The engineer's responsibility is to actually drive the train, and like all steam trains, this isn't a simple "push the button and it goes" operation. There are four primary components that an engineer is using daily, the Johnson Bar, the throttle, and the coach and engine brakes. The Johnson Bar, is a large bar located on the floor of the cab and is like an old-style transmission, it controls whether the engine goes forwards or backwards. ELI running backwards from its storage shed to the depot every morning is one of my most favorite sights from park opening every day. The engineer also operates both the coach and engine brakes as part of normal operation as well, and like many things with a steam engine there is no exact science to it, it's more a matter of feel and experience. The last tool of an engineer is the "go bar" or throttle, a large, brass lever that when pulled injects steam into the steam box and moves the engine forward. All Crown Metal engines have a rather "bouncy" throttle, which if as a guest you notice, the bar is actually bounced back and forward to create motion. Again, its the type of thing that is not an exact science, and requires a definite understanding of the course, and inclines and declines. The largest decline begins just after exiting the depot and ends near Scrambler, the largest incline, and actually there are two, at approximately a 2- 2 1/2 % grade are between the back of Tivoli to just as the train enters the turn at the train turn around, and from the Zinger bridge (near Boomerang, but its still called Zinger bridge), to the Depot.

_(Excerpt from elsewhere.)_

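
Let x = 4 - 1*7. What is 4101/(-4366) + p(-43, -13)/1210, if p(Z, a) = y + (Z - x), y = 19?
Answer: -1263474/1320715 ≈ -0.95666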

The last major operational component that the engineer has control over is the train whistle. Many just think the whistle is just a "cool" feature of a steam train, and it is, but it also serves a very real communication purpose, each whistle cadence has its own meaning and this is the case across all trains and other larger vessels. One whistle signals "ready", you will hear this when the fireman is notifying the conductor that the train is ready to go. Two whistles indicate "forward motion", and is signaled just prior to forward motion. Two whistles can also be used as a notification of sort, such as when approaching a blind curve. Three whistles is rare, but heard sometimes to indicate reverse motion. A two-long, one-short, one-long whistle indicates crossing, and at Worlds of Fun it is signaled once prior to the Europa/Forum road crossing (its never used but is still an official road crossing).
An interesting fact about ELI is the fact that Worlds of Fun as mentioned only has one steam train. At one point during the 1980's, Hunt Midwest attempted to sell ELI to buy two diesel trains to increase the capacity of the ride. They didn't find any buyers so elected to keep ELI. Many other parks have sold their Crown Metal engines, for example, Six Flags St. Louis previously had two Crown Metal Steam Trains, but today only has one, the Tommy G Robinson. Some parks committed the ultimate evil and converted their operating steam trains to diesel, such as what occurred at Six Flags over Georgia. Many parks, however, still operate steam trains, and in many cases, these are Crown Metal Products. Other Crown Metal engine include in addition to Six Flags Over St. Louis, one of the steam trains at the Omaha Zoo, as well as Kings Island near Cincinnati.